Amnesty International has a long, honorable record of speaking truth to power. I view it as an ally in the castigation of governments that jail, torture and kill citizens out of ideology or a lust for power and profit. But when British Foreign Secretary Jack Straw this week catalogued the sordid record of human rights abuses by Iraq's regime, Amnesty responded not with applause but with a temper tantrum. Amnesty's secretary general, Irene Khan, did not deny the accuracy of the list of genocidal campaigns, poison gas use and systematic rape and torture of dissidents. She could not. Much of it came from Amnesty's own reporting. Instead, she attacked Straw for a "cold and calculated manipulation" of the work of human rights activists. By using the truth to seek public support for an impending intervention in Iraq, Straw had done something immoral, Khan suggested.

Focusing now on Jack Straw instead of Saddam Hussein is, to be polite, misguided. But this jerking of the anti-imperial knee is also representative of larger problems that liberals and even many moderates are having in finding their way amid the changes in politics, practicalities and philosophy being brought by an era of heightened societal vulnerability and security needs. They are against war -- who isn't? -- but unable to describe convincingly practical solutions or the values that they uniquely represent.

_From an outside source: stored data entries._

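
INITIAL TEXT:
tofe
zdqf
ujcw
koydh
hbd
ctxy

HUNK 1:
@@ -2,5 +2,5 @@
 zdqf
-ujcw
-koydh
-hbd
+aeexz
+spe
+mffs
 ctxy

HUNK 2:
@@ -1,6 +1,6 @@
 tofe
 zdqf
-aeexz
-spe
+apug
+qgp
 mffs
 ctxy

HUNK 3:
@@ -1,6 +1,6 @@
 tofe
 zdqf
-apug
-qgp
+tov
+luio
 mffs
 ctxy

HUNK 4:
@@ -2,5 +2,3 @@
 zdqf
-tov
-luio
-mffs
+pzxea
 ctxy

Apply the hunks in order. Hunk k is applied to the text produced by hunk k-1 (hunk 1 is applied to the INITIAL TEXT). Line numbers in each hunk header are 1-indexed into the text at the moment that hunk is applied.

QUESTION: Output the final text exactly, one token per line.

Answer: tofe
zdqf
pzxea
ctxy

Derivation:
Hunk 1: at line 2 remove [ujcw,koydh,hbd] add [aeexz,spe,mffs] -> 6 lines: tofe zdqf aeexz spe mffs ctxy
Hunk 2: at line 1 remove [aeexz,spe] add [apug,qgp] -> 6 lines: tofe zdqf apug qgp mffs ctxy
Hunk 3: at line 1 remove [apug,qgp] add [tov,luio] -> 6 lines: tofe zdqf tov luio mffs ctxy
Hunk 4: at line 2 remove [tov,luio,mffs] add [pzxea] -> 4 lines: tofe zdqf pzxea ctxy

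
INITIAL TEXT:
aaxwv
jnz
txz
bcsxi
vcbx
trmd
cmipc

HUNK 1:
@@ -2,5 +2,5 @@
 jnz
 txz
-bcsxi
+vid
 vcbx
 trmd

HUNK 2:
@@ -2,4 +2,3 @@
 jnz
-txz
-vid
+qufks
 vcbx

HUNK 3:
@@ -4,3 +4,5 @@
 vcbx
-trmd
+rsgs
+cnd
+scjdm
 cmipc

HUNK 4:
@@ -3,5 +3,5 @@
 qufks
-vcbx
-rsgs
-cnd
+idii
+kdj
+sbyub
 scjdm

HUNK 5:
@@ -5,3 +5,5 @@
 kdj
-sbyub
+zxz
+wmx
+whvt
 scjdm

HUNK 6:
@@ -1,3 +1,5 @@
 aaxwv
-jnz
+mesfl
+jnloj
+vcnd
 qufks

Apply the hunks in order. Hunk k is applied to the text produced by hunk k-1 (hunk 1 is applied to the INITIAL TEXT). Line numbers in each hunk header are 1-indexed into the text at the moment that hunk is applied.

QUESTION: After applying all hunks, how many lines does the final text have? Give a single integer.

Answer: 12

Derivation:
Hunk 1: at line 2 remove [bcsxi] add [vid] -> 7 lines: aaxwv jnz txz vid vcbx trmd cmipc
Hunk 2: at line 2 remove [txz,vid] add [qufks] -> 6 lines: aaxwv jnz qufks vcbx trmd cmipc
Hunk 3: at line 4 remove [trmd] add [rsgs,cnd,scjdm] -> 8 lines: aaxwv jnz qufks vcbx rsgs cnd scjdm cmipc
Hunk 4: at line 3 remove [vcbx,rsgs,cnd] add [idii,kdj,sbyub] -> 8 lines: aaxwv jnz qufks idii kdj sbyub scjdm cmipc
Hunk 5: at line 5 remove [sbyub] add [zxz,wmx,whvt] -> 10 lines: aaxwv jnz qufks idii kdj zxz wmx whvt scjdm cmipc
Hunk 6: at line 1 remove [jnz] add [mesfl,jnloj,vcnd] -> 12 lines: aaxwv mesfl jnloj vcnd qufks idii kdj zxz wmx whvt scjdm cmipc
Final line count: 12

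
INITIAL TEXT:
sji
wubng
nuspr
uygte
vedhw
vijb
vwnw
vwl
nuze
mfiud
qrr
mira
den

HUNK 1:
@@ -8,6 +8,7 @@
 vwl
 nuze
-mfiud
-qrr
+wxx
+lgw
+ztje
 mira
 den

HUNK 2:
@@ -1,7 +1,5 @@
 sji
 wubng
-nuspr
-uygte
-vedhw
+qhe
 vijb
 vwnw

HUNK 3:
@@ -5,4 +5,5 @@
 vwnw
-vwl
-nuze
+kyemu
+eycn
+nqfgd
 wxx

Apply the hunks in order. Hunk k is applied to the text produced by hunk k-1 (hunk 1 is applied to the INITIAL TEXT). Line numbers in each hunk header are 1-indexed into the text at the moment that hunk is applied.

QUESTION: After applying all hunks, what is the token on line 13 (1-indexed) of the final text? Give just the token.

Hunk 1: at line 8 remove [mfiud,qrr] add [wxx,lgw,ztje] -> 14 lines: sji wubng nuspr uygte vedhw vijb vwnw vwl nuze wxx lgw ztje mira den
Hunk 2: at line 1 remove [nuspr,uygte,vedhw] add [qhe] -> 12 lines: sji wubng qhe vijb vwnw vwl nuze wxx lgw ztje mira den
Hunk 3: at line 5 remove [vwl,nuze] add [kyemu,eycn,nqfgd] -> 13 lines: sji wubng qhe vijb vwnw kyemu eycn nqfgd wxx lgw ztje mira den
Final line 13: den

Answer: den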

If not quite the dawn of creation, this is a time of significant adjustments in the daily lives and pocketbooks of all Americans. Our courts, bureaucracies and rules of war are being reshaped without clear answers to the practical questions of how permanent, how effective or how costly change will be.

It is vital for the voice of liberals and moderates who did not vote for George W. Bush to be heard and to have enough weight nationally and internationally to be taken into account. Every government needs to be constrained, to be forced to place limits on its impulses and actions. Politics is the art of the balance wheel.

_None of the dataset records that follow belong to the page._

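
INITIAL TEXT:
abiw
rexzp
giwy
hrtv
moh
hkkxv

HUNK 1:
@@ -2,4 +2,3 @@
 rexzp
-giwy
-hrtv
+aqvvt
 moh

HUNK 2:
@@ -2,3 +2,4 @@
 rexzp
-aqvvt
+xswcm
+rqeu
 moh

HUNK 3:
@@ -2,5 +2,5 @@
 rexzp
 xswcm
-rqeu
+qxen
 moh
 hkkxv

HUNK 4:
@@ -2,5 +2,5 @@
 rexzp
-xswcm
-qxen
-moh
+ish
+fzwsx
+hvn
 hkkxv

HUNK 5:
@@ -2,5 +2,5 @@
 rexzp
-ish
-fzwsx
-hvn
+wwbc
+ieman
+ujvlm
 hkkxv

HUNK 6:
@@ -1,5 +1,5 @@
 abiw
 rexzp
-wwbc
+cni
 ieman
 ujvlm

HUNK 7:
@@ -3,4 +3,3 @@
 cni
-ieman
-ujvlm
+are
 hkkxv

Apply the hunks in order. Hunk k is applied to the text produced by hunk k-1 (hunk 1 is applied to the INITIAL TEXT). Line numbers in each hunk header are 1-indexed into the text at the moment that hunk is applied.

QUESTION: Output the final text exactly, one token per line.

Hunk 1: at line 2 remove [giwy,hrtv] add [aqvvt] -> 5 lines: abiw rexzp aqvvt moh hkkxv
Hunk 2: at line 2 remove [aqvvt] add [xswcm,rqeu] -> 6 lines: abiw rexzp xswcm rqeu moh hkkxv
Hunk 3: at line 2 remove [rqeu] add [qxen] -> 6 lines: abiw rexzp xswcm qxen moh hkkxv
Hunk 4: at line 2 remove [xswcm,qxen,moh] add [ish,fzwsx,hvn] -> 6 lines: abiw rexzp ish fzwsx hvn hkkxv
Hunk 5: at line 2 remove [ish,fzwsx,hvn] add [wwbc,ieman,ujvlm] -> 6 lines: abiw rexzp wwbc ieman ujvlm hkkxv
Hunk 6: at line 1 remove [wwbc] add [cni] -> 6 lines: abiw rexzp cni ieman ujvlm hkkxv
Hunk 7: at line 3 remove [ieman,ujvlm] add [are] -> 5 lines: abiw rexzp cni are hkkxv

Answer: abiw
rexzp
cni
are
hkkxv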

This will require new thinking on the left, which seems mired in nostalgia for the eras when colonialism, apartheid and Cold War excess were obvious sources of global evil and easy targets. We must all continue to focus on human rights abuses by governments. But not at the price of ignoring or minimizing the threat of nihilism carried out by bands of fanatics who believe in and are capable of practicing what Albert Camus called "violence without limits."

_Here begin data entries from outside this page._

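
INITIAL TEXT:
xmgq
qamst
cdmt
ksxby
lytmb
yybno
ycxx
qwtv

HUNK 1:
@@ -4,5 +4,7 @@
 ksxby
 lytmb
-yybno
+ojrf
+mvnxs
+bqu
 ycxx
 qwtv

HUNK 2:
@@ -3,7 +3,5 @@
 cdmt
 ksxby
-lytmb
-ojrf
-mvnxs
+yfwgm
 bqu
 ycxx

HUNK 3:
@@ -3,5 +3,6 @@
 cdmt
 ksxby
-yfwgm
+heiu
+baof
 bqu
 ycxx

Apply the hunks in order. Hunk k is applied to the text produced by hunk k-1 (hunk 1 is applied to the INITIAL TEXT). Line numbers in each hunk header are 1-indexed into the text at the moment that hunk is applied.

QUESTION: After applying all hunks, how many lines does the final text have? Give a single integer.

Hunk 1: at line 4 remove [yybno] add [ojrf,mvnxs,bqu] -> 10 lines: xmgq qamst cdmt ksxby lytmb ojrf mvnxs bqu ycxx qwtv
Hunk 2: at line 3 remove [lytmb,ojrf,mvnxs] add [yfwgm] -> 8 lines: xmgq qamst cdmt ksxby yfwgm bqu ycxx qwtv
Hunk 3: at line 3 remove [yfwgm] add [heiu,baof] -> 9 lines: xmgq qamst cdmt ksxby heiu baof bqu ycxx qwtv
Final line count: 9

Answer: 9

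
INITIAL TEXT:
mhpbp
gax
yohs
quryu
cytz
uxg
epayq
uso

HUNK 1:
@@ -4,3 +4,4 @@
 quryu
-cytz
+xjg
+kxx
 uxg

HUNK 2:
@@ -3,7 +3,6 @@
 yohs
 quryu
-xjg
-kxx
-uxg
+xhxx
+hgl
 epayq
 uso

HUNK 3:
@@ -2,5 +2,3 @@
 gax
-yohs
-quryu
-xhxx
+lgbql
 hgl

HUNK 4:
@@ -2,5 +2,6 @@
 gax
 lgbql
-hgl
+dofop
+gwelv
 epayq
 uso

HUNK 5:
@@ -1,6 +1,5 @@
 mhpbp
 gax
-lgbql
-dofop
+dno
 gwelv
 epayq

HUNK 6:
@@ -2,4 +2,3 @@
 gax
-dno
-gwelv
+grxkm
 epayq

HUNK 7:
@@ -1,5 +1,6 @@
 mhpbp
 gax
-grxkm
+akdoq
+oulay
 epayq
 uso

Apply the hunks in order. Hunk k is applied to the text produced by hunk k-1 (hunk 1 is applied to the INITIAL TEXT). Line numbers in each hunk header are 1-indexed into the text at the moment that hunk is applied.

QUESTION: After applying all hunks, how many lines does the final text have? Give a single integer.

Answer: 6

Derivation:
Hunk 1: at line 4 remove [cytz] add [xjg,kxx] -> 9 lines: mhpbp gax yohs quryu xjg kxx uxg epayq uso
Hunk 2: at line 3 remove [xjg,kxx,uxg] add [xhxx,hgl] -> 8 lines: mhpbp gax yohs quryu xhxx hgl epayq uso
Hunk 3: at line 2 remove [yohs,quryu,xhxx] add [lgbql] -> 6 lines: mhpbp gax lgbql hgl epayq uso
Hunk 4: at line 2 remove [hgl] add [dofop,gwelv] -> 7 lines: mhpbp gax lgbql dofop gwelv epayq uso
Hunk 5: at line 1 remove [lgbql,dofop] add [dno] -> 6 lines: mhpbp gax dno gwelv epayq uso
Hunk 6: at line 2 remove [dno,gwelv] add [grxkm] -> 5 lines: mhpbp gax grxkm epayq uso
Hunk 7: at line 1 remove [grxkm] add [akdoq,oulay] -> 6 lines: mhpbp gax akdoq oulay epayq uso
Final line count: 6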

The words of Camus come to mind from reading accounts of a wide-ranging and fortuitous reexamination of his work at the Pompidou Center in Paris last weekend. The French author is a useful guide for the thinking left in this time of terror, even though he was made a Nobel literature laureate 45 years ago next week and will have been dead 43 years next month.

In his native Algeria, Camus saw the effects both of politically inspired terrorism and government repression and overreaction. He developed a philosophy out of activism and morality to counter the logic of violence and absolutism, which then as now were intimately related. He shocked his progressive hosts in Stockholm in 1957 by first denouncing racist repression and then emotionally adding: "I must also denounce a terrorism which is exercised blindly, in the streets of Algiers, for example, and which someday could strike my mother or my family. I believe in justice, but I shall defend my mother above justice."

Camus believed at least two big things relevant to our present dilemma: Moral limits must be imposed on violence, which is nonetheless justifiable in certain circumstances. Camus was no pacifist.

In a time of unspeakable violence, he found a balance in the human condition between hope and despair. He spoke from the left about the need for action tempered by thought and humanism. It is a message that liberal politicians and organizations will continue to ignore at their peril.